Figure from our publication in PLOS Biology describing sequential study designs in or computer simulations

Old wine in new bottles” one might say, and some of the reviewers for this paper published rightfully pointed out that our paper was not novel in terms of showing how sequential designs are more efficient compared to non sequential designs. But there is not where the novelty lies. Up untill now, we have not seen people applying this approach to preclinical research in a formal way. However, our experience is that a lot of preclinical studies are done with some kind of informal sequential aspect. No p<0.05? Just add another mouse/cell culture/synapse/MRI scan to the mix! The problem here is that there is no formal framework in which this is done, leading to cherry picking, p-hacking and other nasty stuff that you can’t grasp from the methods and results section.

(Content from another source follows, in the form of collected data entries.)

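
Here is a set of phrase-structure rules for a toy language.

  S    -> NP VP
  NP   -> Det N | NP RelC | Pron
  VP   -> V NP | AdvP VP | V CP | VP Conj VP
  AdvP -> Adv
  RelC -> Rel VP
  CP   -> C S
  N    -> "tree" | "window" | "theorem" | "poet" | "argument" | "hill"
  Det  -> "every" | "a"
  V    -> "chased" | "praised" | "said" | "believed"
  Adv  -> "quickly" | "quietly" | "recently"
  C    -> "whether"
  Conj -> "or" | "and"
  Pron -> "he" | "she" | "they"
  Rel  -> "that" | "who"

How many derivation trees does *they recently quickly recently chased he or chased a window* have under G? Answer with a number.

4

Two of the 4 distinct bracketings:
[S [NP [Pron they]] [VP [AdvP [Adv recently]] [VP [AdvP [Adv quickly]] [VP [AdvP [Adv recently]] [VP [VP [V chased] [NP [Pron he]]] [Conj or] [VP [V chased] [NP [Det a] [N window]]]]]]]]
[S [NP [Pron they]] [VP [AdvP [Adv recently]] [VP [AdvP [Adv quickly]] [VP [VP [AdvP [Adv recently]] [VP [V chased] [NP [Pron he]]]] [Conj or] [VP [V chased] [NP [Det a] [N window]]]]]]]
The trees differ in how a recursive rule is bracketed over the same span.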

Should all preclinical studies from now on half sequential designs? My guess would be NO, and there are two major reasons why. First of all, sequential data analyses have their ideosyncrasies and might not be for everyone. Second, the logistics of sequential study designs are complex, especially if you are affraid to introduce batch effects. We only wanted to show preclinical researchers that the sequential approach has their benefits: the same information with on average less costs. If you translate “costs” into animals the obvious conclusion is: apply sequential designs where you can, and the decrease in animals can “re-invested” in more animals per study to obtain higher power in preclinical research. But I hope that the side effect of this paper (or perhaps its main effect!) will be that the readers just think about their current practices and whether thise involve those ‘informal sequential designs’ that really hurt science.

The paper, this time with aless exotic title, “Increasing efficiency of preclinical research by group sequential designs” can be found on the website of PLOS biology.